Le réchauffement climatique est une des manifestations les plus évidentes d’un changement dans les conditions de vie sur terre.
Parmi toutes les causes avancées, celle du prix Nobel de chimie 1995 Paul Crutzen, publiée en 2002 dans la revue Nature a connu un succès fulgurant. En avançant l’idée d’une nouvelle ère géologique qu’il baptise « Anthropocène », il désigne l’ère où l’homme devient lui-même une force géologique qui, par son action, bouleverse les forces naturelles qui jusqu’ici régissaient l’évolution du système terrestre.
Mais définir une ère géologique ne peut se faire que sur des critères objectifs acceptés par la communauté scientifique des géologues. C’est pourquoi la reconnaissance de l’anthropocène a fait l’objet d’un examen formel depuis plus de quinze ans à partir d’un dossier établi par la sous-commission du quaternaire (la SQS), instance de la Commission stratigraphique internationale dépendant de l’Union internationale des sciences géologiques.
Le verdict rendu par la SQS et approuvé aux divers échelons de l’Union a été de refuser de définir la nouvelle ère que serait l’anthropocène.

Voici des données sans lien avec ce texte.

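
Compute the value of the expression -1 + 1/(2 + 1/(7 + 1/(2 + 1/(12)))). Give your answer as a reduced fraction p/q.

-212/399

Use the convergent recurrence hₖ = aₖ·hₖ₋₁ + hₖ₋₂ (and likewise for the denominators kₖ):
a_0 = -1: -1/1
a_1 = 2: -1/2
a_2 = 7: -8/15
a_3 = 2: -17/32
a_4 = 12: -212/399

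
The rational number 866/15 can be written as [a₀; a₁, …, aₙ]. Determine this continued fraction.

866 ÷ 15 → quotient 57, remainder 11
15 ÷ 11 → quotient 1, remainder 4
11 ÷ 4 → quotient 2, remainder 3
4 ÷ 3 → quotient 1, remainder 1
3 ÷ 1 → quotient 3, remainder 0

[57; 1, 2, 1, 3]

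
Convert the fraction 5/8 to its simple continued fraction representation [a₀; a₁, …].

[0; 1, 1, 1, 2]

Repeatedly divide and take the remainder:
5 ÷ 8 → quotient 0, remainder 5
8 ÷ 5 → quotient 1, remainder 3
5 ÷ 3 → quotient 1, remainder 2
3 ÷ 2 → quotient 1, remainder 1
2 ÷ 1 → quotient 2, remainder 0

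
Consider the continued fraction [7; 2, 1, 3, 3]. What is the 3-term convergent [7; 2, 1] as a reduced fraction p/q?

Start with 1.
2 + 1/(1/1) = 2 + 1/1 = 3/1
7 + 1/(3/1) = 7 + 1/3 = 22/3

22/3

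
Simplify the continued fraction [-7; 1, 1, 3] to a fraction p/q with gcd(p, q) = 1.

Build up convergents one term at a time:
a_0 = -7: -7/1
a_1 = 1: -6/1
a_2 = 1: -13/2
a_3 = 3: -45/7

-45/7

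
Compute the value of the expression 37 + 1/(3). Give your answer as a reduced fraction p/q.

112/3

Start with 3.
37 + 1/(3/1) = 37 + 1/3 = 112/3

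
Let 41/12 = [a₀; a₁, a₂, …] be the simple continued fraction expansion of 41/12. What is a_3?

41 ÷ 12 → quotient 3, remainder 5
12 ÷ 5 → quotient 2, remainder 2
5 ÷ 2 → quotient 2, remainder 1
2 ÷ 1 → quotient 2, remainder 0

2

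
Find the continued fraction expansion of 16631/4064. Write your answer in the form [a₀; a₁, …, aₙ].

16631 = 4·4064 + 375, so a_0 = 4
4064 = 10·375 + 314, so a_1 = 10
375 = 1·314 + 61, so a_2 = 1
314 = 5·61 + 9, so a_3 = 5
61 = 6·9 + 7, so a_4 = 6
9 = 1·7 + 2, so a_5 = 1
7 = 3·2 + 1, so a_6 = 3
2 = 2·1 + 0, so a_7 = 2

[4; 10, 1, 5, 6, 1, 3, 2]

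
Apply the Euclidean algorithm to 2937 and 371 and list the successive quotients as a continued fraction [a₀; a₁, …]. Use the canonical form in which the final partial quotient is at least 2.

[7; 1, 10, 1, 30]

2937 = 7·371 + 340, so a_0 = 7
371 = 1·340 + 31, so a_1 = 1
340 = 10·31 + 30, so a_2 = 10
31 = 1·30 + 1, so a_3 = 1
30 = 30·1 + 0, so a_4 = 30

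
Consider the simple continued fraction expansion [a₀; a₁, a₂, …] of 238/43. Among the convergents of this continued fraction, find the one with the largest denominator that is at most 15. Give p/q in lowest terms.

List convergents until the denominator exceeds the bound:
a_0 = 5: 5/1  (≤ bound)
a_1 = 1: 6/1  (≤ bound)
a_2 = 1: 11/2  (≤ bound)
a_3 = 6: 72/13  (≤ bound)
a_4 = 1: 83/15  (≤ bound)
a_5 = 2: 238/43  (> 15, stop)

83/15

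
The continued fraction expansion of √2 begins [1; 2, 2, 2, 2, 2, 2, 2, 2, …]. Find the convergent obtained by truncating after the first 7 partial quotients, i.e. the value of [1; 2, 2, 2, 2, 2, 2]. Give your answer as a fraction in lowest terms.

Starting at the tail and folding back:
Start with 2.
2 + 1/(2/1) = 2 + 1/2 = 5/2
2 + 1/(5/2) = 2 + 2/5 = 12/5
2 + 1/(12/5) = 2 + 5/12 = 29/12
2 + 1/(29/12) = 2 + 12/29 = 70/29
2 + 1/(70/29) = 2 + 29/70 = 169/70
1 + 1/(169/70) = 1 + 70/169 = 239/169

239/169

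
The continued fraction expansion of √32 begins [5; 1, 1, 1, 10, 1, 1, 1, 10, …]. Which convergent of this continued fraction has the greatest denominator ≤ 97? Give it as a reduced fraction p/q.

a_0 = 5: 5/1  (≤ bound)
a_1 = 1: 6/1  (≤ bound)
a_2 = 1: 11/2  (≤ bound)
a_3 = 1: 17/3  (≤ bound)
a_4 = 10: 181/32  (≤ bound)
a_5 = 1: 198/35  (≤ bound)
a_6 = 1: 379/67  (≤ bound)
a_7 = 1: 577/102  (> 97, stop)

379/67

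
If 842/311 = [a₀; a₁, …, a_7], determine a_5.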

Le rôle du groupe de travail sur l’anthropocène qui avait préparé le dossier était de proposer une date (1952 avait été suggérée) et une validation stratigraphique s’appuyant sur les traces laissées dans les sédiments, les roches ou les glaces d’une différentiation nette entre l’holocène, et une nouvelle ère baptisée anthropocène. Ce groupe de travail avait conclu que les marqueurs de cette transformation géologique de la Terre étaient suffisamment nombreux pour justifier ce changement d’ère, mais finalement sans être suivi par la majorité de la SQS. La décision de la SQS est contestée au sein même de la communauté des géologues sur la base de divers arguments qu’on peut qualifier de techniques. Ceux qui refusent la nouvelle nomenclature avancent notamment la distinction nécessaire entre le temps long de la géologie et le temps court du calendrier humain, arguant qu’il est encore trop tôt pour juger de l’avènement d’une ère nouvelle, même si des signes visibles de transformation sont réels (présence de plutonium ou de plastiques dans les sédiments, émissions importantes de carbone, perte de biodiversité, …) ils ne seraient pas suffisants pour indiquer une rupture nette. Peut-on dès aujourd’hui dire qu’à partir de 1952 commence une période appelée à durer aussi longtemps que l’holocène démarré il y a 11 700 ans ?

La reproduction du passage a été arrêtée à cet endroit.